A Columbus man is in South Africa right now to see firsthand how music can heal.
He and the children he went to visit reached across the ocean via Skype to the Ohio Reformatory for Women in Marysville, where the unusual relationship was born.
Months ago, the Harmony Project’s David Brown read a book about how prison isolates and segregates inmates. Believing he could change that, he went to the Reformatory hoping to give it a meaningful soundtrack.
“Harmony’s mission is every voice matters,” said Brown.
The warden approved Brown’s plans and he began singing once a week with a group of prisoners in the Tapestry Program for drug and alcohol dependent inmates working to recover.

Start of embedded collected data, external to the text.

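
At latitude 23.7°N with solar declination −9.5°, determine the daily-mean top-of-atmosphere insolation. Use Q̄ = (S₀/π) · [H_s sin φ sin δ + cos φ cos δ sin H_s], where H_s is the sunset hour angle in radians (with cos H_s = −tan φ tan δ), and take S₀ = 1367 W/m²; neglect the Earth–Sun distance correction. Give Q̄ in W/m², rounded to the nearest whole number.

cos H_s = −tan(23.7°) · tan(-9.5°) = 0.0735, so H_s = arccos(0.0735) = 85.78°. In radians, H_s = 1.4971.
H_s sin φ sin δ = 1.4971 × 0.4019 × -0.1650 = -0.0993.
cos φ cos δ sin H_s = 0.9157 × 0.9863 × 0.9973 = 0.9007.
Q̄ = (1367/π) × (-0.0993 + 0.9007) = 435.13 × 0.8014 = 348.71 W/m².

349 W/m²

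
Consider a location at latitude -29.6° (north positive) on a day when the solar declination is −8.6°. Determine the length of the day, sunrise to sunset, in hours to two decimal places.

−tan φ tan δ = −(-0.5681)(-0.1512) = -0.0859; H_s = arccos(-0.0859) = 94.93°.
Day length = 2 H_s / 15° h⁻¹ = 189.86° / 15 = 12.657 h.

12.66 hours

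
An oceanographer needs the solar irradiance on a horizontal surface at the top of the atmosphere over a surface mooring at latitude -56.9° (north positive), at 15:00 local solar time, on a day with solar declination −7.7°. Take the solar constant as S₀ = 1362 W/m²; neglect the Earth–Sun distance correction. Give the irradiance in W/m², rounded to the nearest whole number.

674 W/m²

Hour angle H = 15° × (15 − 12) = 45.00°.
cos θ_z = sin(-56.9°) sin(-7.7°) + cos(-56.9°) cos(-7.7°) cos(45.00°) = 0.1122 + 0.3827 = 0.4949.
Top-of-atmosphere irradiance = S₀ cos θ_z = 1362 × 0.4949 = 674.05 W/m².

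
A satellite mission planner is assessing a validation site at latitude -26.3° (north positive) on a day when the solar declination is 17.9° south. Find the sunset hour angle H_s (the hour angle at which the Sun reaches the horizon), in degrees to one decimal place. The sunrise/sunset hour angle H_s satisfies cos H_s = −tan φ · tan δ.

99.2°

The sunset hour angle satisfies cos H_s = −tan φ tan δ = -0.1596, giving H_s = 99.18°.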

Brittani Lloyd is one of them.
“I never thought in 100 years I’d ever be a part of something so huge – especially at such a dark time in my life,” she said.
The something “so huge” she’s talking about is the modern day pen pal relationship the inmates have cultivated with children at a hospice in South Africa called the Sunflower House.
Some of the children are sick. Some are dying. Many are orphans. The prisoners make it their mission to bring them joy. With the Harmony Project’s Brown leading them, they sing to the kids via Skype.
The children then sing back, smile and wave.
It moves inmate Heather Ruble to happy tears.
“I’m able to be there for these children when they have nobody, and that makes it easier to forgive myself,” said Ruble, who soon will go home to her own daughter. Lloyd will, too.
“It lets me know that one day I’ll put a smile on my own children’s faces for all the good reasons.”
Warden Roni Burkes summed it up perfectly.
“You know, music unites people,” she said, “It gives them hope.”